What is the longest car/locomotive you have heard of?
The longest i can think of off the top of my head is some of the heavy weight passenger cars at something like 2 1/5 feet.

Scott


----------



## altterrain (Jan 2, 2008)

The USA Big Boy is about 57 inches long (almost 5 feet!). Aristo heavyweight and smoothside passenger cars are both about 31 inches. The USA aluminum passenger cars are a couple of inches longer. All of the Aristo 6 axle diesels (SD45, Dash 9 and E-8) run about 30 inches. 

-Brian


----------



## Dan Pierce (Jan 2, 2008)

I believe the longest diesel would be the USA PA unit. 

The matching passenger cars would be the longest cars.


----------



## afinegan (Jan 2, 2008)

What is the minimum radius that the 5' USA Bigboy can take lol. I am just curious and couldnt find this information on the web.

-Andrew


----------



## Art (Jan 3, 2008)

16' diameter is minimum for this beast.


----------



## CapeCodSteam (Jan 2, 2008)

The Min radius of the Accurcraft Big Boy is 10'.  Seeing as the USA is a bit bigger, I'd guess 12' is safe, though that is the size loco you'd want to see rounding a 40' curve


----------



## trainmaster1989 (Jan 4, 2008)

Ah thanks for the replies. 5 feet is very long.
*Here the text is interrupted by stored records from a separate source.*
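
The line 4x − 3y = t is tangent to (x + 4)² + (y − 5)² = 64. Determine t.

Tangency holds when the distance from the centre (−4, 5) to the line equals the radius 8:
|4·(−4) − 3·5 − t| / √25 = 8
|t − (−31)| = 8·5, so t = 9 or t = −71.

t = −71 or t = 9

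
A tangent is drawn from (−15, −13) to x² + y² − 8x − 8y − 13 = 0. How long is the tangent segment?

11√5

Centre (4, 4), r² = 45. |PO|² = (−19)² + (−17)² = 650.
The tangent meets the radius at right angles, so tangent² = |PO|² − r² = 650 − 45 = 605.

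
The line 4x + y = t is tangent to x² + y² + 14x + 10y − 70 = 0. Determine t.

The line touches the circle iff its distance from (−7, −5) is 12:
|4·(−7) + 1·(−5) − t| / √17 = 12
|t − (−33)| = 12√17.

t = −33 ± 12√17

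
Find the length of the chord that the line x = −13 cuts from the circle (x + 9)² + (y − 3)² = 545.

46

The distance from (−9, 3) to the line is 4, and r² = 545.
Half the chord is √(r² − d²) = √(529), so the full chord is 46.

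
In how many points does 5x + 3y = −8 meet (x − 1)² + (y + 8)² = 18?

Substituting the line into the circle gives 34x² − 178x + 103 = 0.
Δ = 31684 − 14008 = 17676.
Two real roots: the line is a secant.

2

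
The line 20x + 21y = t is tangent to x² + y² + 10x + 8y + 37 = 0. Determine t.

t = −242 or t = −126

The line touches the circle iff its distance from (−5, −4) is 2:
|20·(−5) + 21·(−4) − t| / √841 = 2
|t − (−184)| = 2·29, so t = −126 or t = −242.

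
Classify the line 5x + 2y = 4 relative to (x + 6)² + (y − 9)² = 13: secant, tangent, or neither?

secant

Substituting the line into the circle gives 29x² + 188x + 288 = 0.
Discriminant = (188)² − 4·29·(288) = 1936 > 0.
Two real roots: the line is a secant.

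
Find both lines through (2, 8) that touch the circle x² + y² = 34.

Write the tangent as mx − y + (8 − m·(2)) = 0 and set its distance from the centre to √34:
[m·(−2) − (−8)]² = 34(m² + 1)
15m² + 16m − 15 = 0, so m = 3/5 or m = −5/3.
With m = 3/5: 3x − 5y = −34. With m = −5/3: 5x + 3y = 34.

3x − 5y = −34 and 5x + 3y = 34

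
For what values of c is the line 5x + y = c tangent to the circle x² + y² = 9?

The line touches the circle iff its distance from (0, 0) is 3:
|5·0 + 1·0 − c| / √26 = 3
|c| = 3√26.

c = ±3√26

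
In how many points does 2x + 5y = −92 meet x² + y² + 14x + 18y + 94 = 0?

Substituting the line into the circle gives 29x² + 538x + 2534 = 0.
Δ = 289444 − 293944 = −4500.
No real roots: the line does not meet the circle.

0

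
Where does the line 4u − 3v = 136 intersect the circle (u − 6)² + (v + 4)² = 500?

From the line, v = (−136 + 4u)/3. Substituting:
25u² − 1100u + 11200 = 0  ⟹  u² − 44u + 448 = 0
u = 28 or u = 16, giving (28, −8) and (16, −24).

(16, −24) and (28, −8)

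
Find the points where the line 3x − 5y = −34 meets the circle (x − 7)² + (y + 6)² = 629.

From the line, y = (34 + 3x)/5. Substituting:
34x² + 34x − 10404 = 0  ⟹  x² + x − 306 = 0
x = 17 or x = −18, giving (17, 17) and (−18, −4).

(−18, −4) and (17, 17)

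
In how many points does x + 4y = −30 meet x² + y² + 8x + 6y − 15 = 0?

2

Centre (−4, −3), r² = 40. Distance² from centre to line = (14)²/17 = 196/17.
Since d² < r², the line cuts the circle twice.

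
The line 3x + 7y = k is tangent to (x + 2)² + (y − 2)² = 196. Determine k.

k = 8 ± 14√58

Tangency holds when the distance from the centre (−2, 2) to the line equals the radius 14:
|3·(−2) + 7·2 − k| / √58 = 14
|k − (8)| = 14√58.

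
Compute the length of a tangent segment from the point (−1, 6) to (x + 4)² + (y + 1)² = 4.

3√6

Centre (−4, −1), r² = 4. |PO|² = (3)² + (7)² = 58.
Power of the point: PT² = |PO|² − r² = 54, so PT = 3√6.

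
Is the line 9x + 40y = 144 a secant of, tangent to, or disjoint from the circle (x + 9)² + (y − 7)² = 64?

Centre (−9, 7), r² = 64. Distance² from centre to line = (55)²/1681 = 3025/1681.
Since d² < r², the line cuts the circle twice.

secant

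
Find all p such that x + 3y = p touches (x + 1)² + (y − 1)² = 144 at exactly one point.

p = 2 ± 12√10

For a tangent, require d(centre, line) = r = 12.
|1·(−1) + 3·1 − p| / √10 = 12
|p − (2)| = 12√10.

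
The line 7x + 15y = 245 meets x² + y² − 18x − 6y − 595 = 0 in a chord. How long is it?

3√274

Centre (9, 3), r² = 685. Perpendicular distance d from centre to line = |−137| / √274 = 137/√274.
Chord = 2√(r² − d²) = 2·√(1233/2) = 3√274.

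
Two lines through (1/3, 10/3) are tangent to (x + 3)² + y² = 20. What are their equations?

A line y − (10/3) = m(x − (1/3)) is tangent when its distance from (−3, 0) is 2√5:
[m·(−10/3) − (−10/3)]² = 20(m² + 1)
2m² + 5m + 2 = 0, so m = −1/2 or m = −2.
Through (1/3, 10/3) these give x + 2y = 7 and 2x + y = 4.

x + 2y = 7 and 2x + y = 4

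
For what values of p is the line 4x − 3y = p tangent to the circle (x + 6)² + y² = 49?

Tangency holds when the distance from the centre (−6, 0) to the line equals the radius 7:
|4·(−6) − 3·0 − p| / √25 = 7
|p − (−24)| = 7·5, so p = 11 or p = −59.

p = −59 or p = 11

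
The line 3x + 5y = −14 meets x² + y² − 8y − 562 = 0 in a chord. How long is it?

The distance from (0, 4) to the line is 34/√34, and r² = 578.
Chord = 2√(r² − d²) = 2·√(544) = 8√34.

8√34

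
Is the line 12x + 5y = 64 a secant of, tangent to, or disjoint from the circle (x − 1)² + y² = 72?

secant

Substituting the line into the circle gives 169x² − 1586x + 2321 = 0.
Discriminant = (−1586)² − 4·169·(2321) = 946400 > 0.
Two real roots: the line is a secant.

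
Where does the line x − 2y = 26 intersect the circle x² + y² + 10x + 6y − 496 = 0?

(−18, −22) and (18, −4)

Substitute y = (−26 + x)/2:
5x² − 1620 = 0  ⟹  x² − 324 = 0
x = 18 or x = −18, giving (18, −4) and (−18, −22).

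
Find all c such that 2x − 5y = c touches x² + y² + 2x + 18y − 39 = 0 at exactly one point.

c = 43 ± 11√29

For a tangent, require d(centre, line) = r = 11.
|2·(−1) − 5·(−9) − c| / √29 = 11
|c − (43)| = 11√29.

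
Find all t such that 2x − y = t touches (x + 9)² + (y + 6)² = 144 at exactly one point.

t = −12 ± 12√5

For a tangent, require d(centre, line) = r = 12.
|2·(−9) − 1·(−6) − t| / √5 = 12
|t − (−12)| = 12√5.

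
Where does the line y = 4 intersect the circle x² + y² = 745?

(−27, 4) and (27, 4)

Express y = 4 and substitute into the circle:
x² − 729 = 0
x = 27 or x = −27, giving (27, 4) and (−27, 4).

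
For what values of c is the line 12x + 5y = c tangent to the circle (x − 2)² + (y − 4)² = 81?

c = −73 or c = 161

Tangency holds when the distance from the centre (2, 4) to the line equals the radius 9:
|12·2 + 5·4 − c| / √169 = 9
|c − (44)| = 9·13, so c = 161 or c = −73.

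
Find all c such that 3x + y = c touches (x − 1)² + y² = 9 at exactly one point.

c = 3 ± 3√10

For a tangent, require d(centre, line) = r = 3.
|3·1 + 1·0 − c| / √10 = 3
|c − (3)| = 3√10.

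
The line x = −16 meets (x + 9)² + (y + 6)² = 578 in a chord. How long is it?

Centre (−9, −6), r² = 578. Perpendicular distance d from centre to line = |7| / √1 = 7.
Half the chord is √(r² − d²) = √(529), so the full chord is 46.

46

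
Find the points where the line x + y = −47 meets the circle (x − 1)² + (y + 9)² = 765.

From the line, y = −x − 47. Substituting:
2x² + 74x + 680 = 0  ⟹  x² + 37x + 340 = 0
x = −17 or x = −20, giving (−17, −30) and (−20, −27).

(−20, −27) and (−17, −30)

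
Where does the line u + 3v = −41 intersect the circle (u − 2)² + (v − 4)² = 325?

Express v = (−41 − u)/3 and substitute into the circle:
10u² + 70u − 80 = 0  ⟹  u² + 7u − 8 = 0
u = 1 or u = −8, giving (1, −14) and (−8, −11).

(−8, −11) and (1, −14)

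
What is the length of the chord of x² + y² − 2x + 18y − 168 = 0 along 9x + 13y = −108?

From the line, y = (−108 − 9x)/13. Substituting:
250x² − 500x − 42000 = 0  ⟹  x² − 2x − 168 = 0
x = 14 or x = −12, giving (14, −18) and (−12, 0).
|(14, −18) − (−12, 0)| = √((26)² + (−18)²) = 10√10.

10√10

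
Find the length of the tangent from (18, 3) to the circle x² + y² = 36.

The centre is (0, 0) and r = 6. The square of the distance from P to the centre is 324 + 9 = 333.
By the tangent–radius right angle, tangent length = √(|PO|² − r²) = √297 = 3√33.

3√33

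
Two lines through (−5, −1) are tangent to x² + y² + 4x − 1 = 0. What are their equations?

2x − y = −9 and x + 2y = −7

A line y − (−1) = m(x − (−5)) is tangent when its distance from (−2, 0) is √5:
[m·(3) − (1)]² = 5(m² + 1)
2m² − 3m − 2 = 0, so m = 2 or m = −1/2.
With m = 2: 2x − y = −9. With m = −1/2: x + 2y = −7.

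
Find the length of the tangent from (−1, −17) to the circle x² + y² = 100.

√190

Centre (0, 0), r² = 100. |PO|² = (−1)² + (−17)² = 290.
By the tangent–radius right angle, tangent length = √(|PO|² − r²) = √190.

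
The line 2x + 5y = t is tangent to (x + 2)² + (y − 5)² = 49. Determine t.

t = 21 ± 7√29

For a tangent, require d(centre, line) = r = 7.
|2·(−2) + 5·5 − t| / √29 = 7
|t − (21)| = 7√29.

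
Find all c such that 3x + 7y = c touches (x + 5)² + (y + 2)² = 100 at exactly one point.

For a tangent, require d(centre, line) = r = 10.
|3·(−5) + 7·(−2) − c| / √58 = 10
|c − (−29)| = 10√58.

c = −29 ± 10√58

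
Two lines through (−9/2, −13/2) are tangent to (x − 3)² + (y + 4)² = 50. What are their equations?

Let a tangent through (−9/2, −13/2) have slope m. Its distance from (3, −4) must equal 5√2:
(15/2m − (5/2))² = 50(m² + 1)
m² − 6m − 7 = 0, so m = 7 or m = −1.
With m = 7: 7x − y = −25. With m = −1: x + y = −11.

7x − y = −25 and x + y = −11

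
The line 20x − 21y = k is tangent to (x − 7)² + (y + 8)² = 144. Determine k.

Tangency holds when the distance from the centre (7, −8) to the line equals the radius 12:
|20·7 − 21·(−8) − k| / √841 = 12
|k − (308)| = 12·29, so k = 656 or k = −40.

k = −40 or k = 656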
My next question would be, what has the longest rigid wheelbase you can think of? For example, my bachmann big hauler has a rigid wheel base of about 6 inches.
THe questions at this point are mearly for my own curiosity.

Scott


----------



## W3NZL (Jan 2, 2008)

My B&O "big 6" (2-10-2) ought to be a candidate for that with about a 9" wheelbase... 
Of course with the lateral axle motion of these things, there isn't really any such thing 
as a "rigid" frame anyway...
Paul R...


----------



## altterrain (Jan 2, 2008)

and there's David Barrington Holt's La Gobernada











I know I have seen finished pictures of this project but they are not on his website - 4largescale.com/holt/index.htm


-Brian


----------



## W3NZL (Jan 2, 2008)

Hey, where did that D&RG tender come from?? thought old El Goby was strictly a CP-SP fiasco
that had a very short life due to its short-comings... hehe
Paul R...


----------



## trainmaster1989 (Jan 4, 2008)

altterain, 

Thats one long locomotive. 

Thanks for the comments all, 
Scott


----------